Samstag, 26.02., 10.29 Uhr: Polen will nicht gegen Russland spielen

Der polnische Fußball-Verband PZPN will angesichts des weiteren Vorrückens russischer Truppen in der Ukraine nicht zum WM-Play-off gegen Russland antreten. Das teilte Verbandspräsident Cezary Kulesza am Samstag via Twitter mit, die Polen gehen damit einen Schritt weiter als ohnehin bereits angekündigt: Am Donnerstag hatten sie sich zunächst geweigert, auf russischem Boden zu spielen.

Das Spiel auf dem Weg zur WM 2022 in Katar ist für den 24. März in Moskau angesetzt. "Genug der Worte, es ist Zeit, zu handeln", schrieb Kulesza: "Aufgrund der Aggression Russlands in der Ukraine plant Polen nicht, gegen die russische Mannschaft anzutreten. Das ist die einzig richtige Entscheidung."

PZPN arbeite nun mit den Kollegen aus Schweden und Tschechien an einer gemeinsamen Position, da auch diese Verbände betroffen sind: Der Sieger des Duells zwischen Russland und Polen soll anschließend auf Tschechien oder Schweden treffen, die sich in der Runde davor gegenüberstehen. Die Russen hätten auch in einem weiteren Spiel Heimrecht. Wie Polen hatten auch Schweden und Tschechien bereits klargemacht, dass sie nicht in Russland spielen wollen.

Bayern-Stürmer und Polen-Kapitän Robert Lewandowski begrüßte die Entscheidung. "Das ist richtig!", schrieb er auf Twitter. "Ich kann mir nicht vorstellen, ein Spiel gegen die russische Nationalmannschaft in einer Situation zu spielen, in der die bewaffnete Aggression in der Ukraine anhält. Die russischen Fußballer und Fans sind dafür nicht verantwortlich, aber wir können nicht so tun, als ob nichts passiert."

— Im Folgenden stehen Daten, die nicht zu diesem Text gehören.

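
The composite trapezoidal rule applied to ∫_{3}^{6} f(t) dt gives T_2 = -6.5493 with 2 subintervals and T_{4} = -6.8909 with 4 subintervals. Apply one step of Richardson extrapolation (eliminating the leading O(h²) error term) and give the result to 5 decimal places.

R = (4·T_{4} − T_2) / 3 = (4·(-6.8909) − (-6.5493))/3 = (-21.0143)/3 = -7.00477.

-7.00477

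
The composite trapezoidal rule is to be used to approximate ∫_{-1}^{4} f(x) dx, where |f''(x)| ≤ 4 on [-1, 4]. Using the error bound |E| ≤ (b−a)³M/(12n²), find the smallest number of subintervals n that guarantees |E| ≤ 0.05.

29

Need 500/(12n²) ≤ 0.05.
n² ≥ 500/(12·0.05) = 833.333 ⇒ n ≥ 28.8675, so the smallest n is 29.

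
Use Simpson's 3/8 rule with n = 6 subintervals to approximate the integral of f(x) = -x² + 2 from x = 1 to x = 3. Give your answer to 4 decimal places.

-4.6667

h = (3 − 1)/6 = 0.333333.
Nodes x₀,…,x₆ = 1, 1.333333, 1.666667, 2, 2.333333, 2.666667, 3.
f(x) = -x² + 2: f₀=1, f₁=0.222222, f₂=-0.777778, f₃=-2, f₄=-3.444444, f₅=-5.111111, f₆=-7.
(3h/8)·[f₀ + 3f₁ + 3f₂ + 2f₃ + 3f₄ + 3f₅ + f₆] = 0.125·(-37.333333) = -4.6667.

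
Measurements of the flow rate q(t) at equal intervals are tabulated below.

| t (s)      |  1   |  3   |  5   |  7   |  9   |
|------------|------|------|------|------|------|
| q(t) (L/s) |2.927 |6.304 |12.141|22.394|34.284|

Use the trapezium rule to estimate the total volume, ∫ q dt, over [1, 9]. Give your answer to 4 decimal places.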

Samstag, 26.02., 10.23 Uhr: Tuchel äußert sich zu Chelsea-Situation

Die ungewisse Zukunft des russischen Klub-Eigentümers Roman Abramowitsch hat nach Ansicht von Teammanager Thomas Tuchel Auswirkungen auf den FC Chelsea. "Wir sollten nicht so tun, als sei dies kein Thema. Die Situation für mich und meine Mitarbeiter, die Spieler ist schrecklich", sagte er vor dem Endspiel des Ligacups gegen den FC Liverpool am Sonntag in Wembley.

Für den Klub bringe es eine große "Unsicherheit", so Tuchel, "viel schlimmer ist es aber für die wirklich betroffenen Menschen. Unsere besten Wünsche, unsere Gedanken sind bei ihnen, das ist das absolut Wichtigste."

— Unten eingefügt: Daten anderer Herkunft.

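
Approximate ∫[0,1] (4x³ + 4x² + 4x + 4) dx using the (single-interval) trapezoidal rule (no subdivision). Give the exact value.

T = (b−a)/2 · [f(0) + f(1)] = 0.5·[4 + 16] = 10.

10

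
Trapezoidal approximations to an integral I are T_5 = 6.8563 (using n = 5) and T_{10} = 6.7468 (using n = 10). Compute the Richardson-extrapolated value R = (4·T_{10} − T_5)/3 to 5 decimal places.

6.71030

R = (4·T_{10} − T_5) / 3 = (4·6.7468 − 6.8563)/3 = (20.1309)/3 = 6.71030.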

Dennoch wollte der Deutsche nicht zu detailliert auf die Situation eingehen. "Es gibt so viele Ungewissheiten rund um unseren Klub und die Situation in Großbritannien, dass es keinen Sinn macht, wenn ich dies kommentiere." Er räumte allerdings ein, dass die Gesamtsituation "unsere Gedanken" und "Vorfreude auf das Endspiel" verhülle.

Samstag, 26.02., 09.45 Uhr: Muss Abramovich den FC Chelsea verkaufen?

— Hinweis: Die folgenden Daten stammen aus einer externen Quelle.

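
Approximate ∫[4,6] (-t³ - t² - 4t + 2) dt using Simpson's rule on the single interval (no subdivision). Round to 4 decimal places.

S = (b−a)/6 · [f(4) + 4f(5) + f(6)] = 0.333333·[(-94) + 4·(-168) + (-274)] = -346.6667.

-346.6667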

Wie das Portal Bloomberg Wealth berichtet, könnte der FC Chelsea bald einen neuen Besitzer haben. Nach den scharfen Sanktionen Großbritanniens gegen russische Oligarchen soll Eigentümer Roman Abramovich mit dem Gedanken spielen, den PL-Klub zu verkaufen.

Wie Insider gegenüber Bloomberg Wealth berichteten, hätten Sportinvestoren und Private-Equity-Firmen, darunter auch einige aus den USA, damit begonnen, potenzielle Übernahmeangebote für den Londoner Verein auszuarbeiten. Chelsea habe unter anderem bereits eine verbindliche Anfrage erhalten.

Ein möglicher Verkauf von Chelsea unter diesen Umständen wäre ein Novum im englischen Fußball. Nach Angaben von KPMG werden die Blues mit rund 1,9 Milliarden Euro Gesamtwert bewertet.

Abramovich steht derzeit noch nicht auf der Sanktionsliste des vereinigten Königreichs, könnte seine britischen Vermögenwerte also noch verkaufen. Ein Vertreter des FC Chelsea lehnte eine Stellungnahme ab.

Samstag, 26.02., 09.17 Uhr: Löwen Frankfurt stoppen Russland-Kooperation

Als Reaktion auf den Ukraine-Krieg hat der Eishockey-Zweitligist Löwen Frankfurt die Zusammenarbeit mit einer russischen Bank (VTB) beendet. Das Logo ist ab sofort nicht mehr auf den Löwen-Trikots zu sehen, auch die Werbeflächen in der Eissporthalle wurden neutralisiert, alle weiteren Werbemaßnahmen sind gestoppt.

Diese Entscheidung sei "notwendig", habe aber zugleich "elementaren, ja schmerzhaften Einfluss auf die wirtschaftliche Situation und die Zukunftsfähigkeit der Löwen Frankfurt." Daher befinde man sich "in Sorge um den Fortbestand des Frankfurter Profi-Eishockeys."

Den Menschen in der Ukraine sprach der Verein seine Solidarität aus und erklärte: "Es ist erschütternd miterleben zu müssen, dass mitten in Europa mit Panzern und Raketen Grenzen verschoben werden sollen."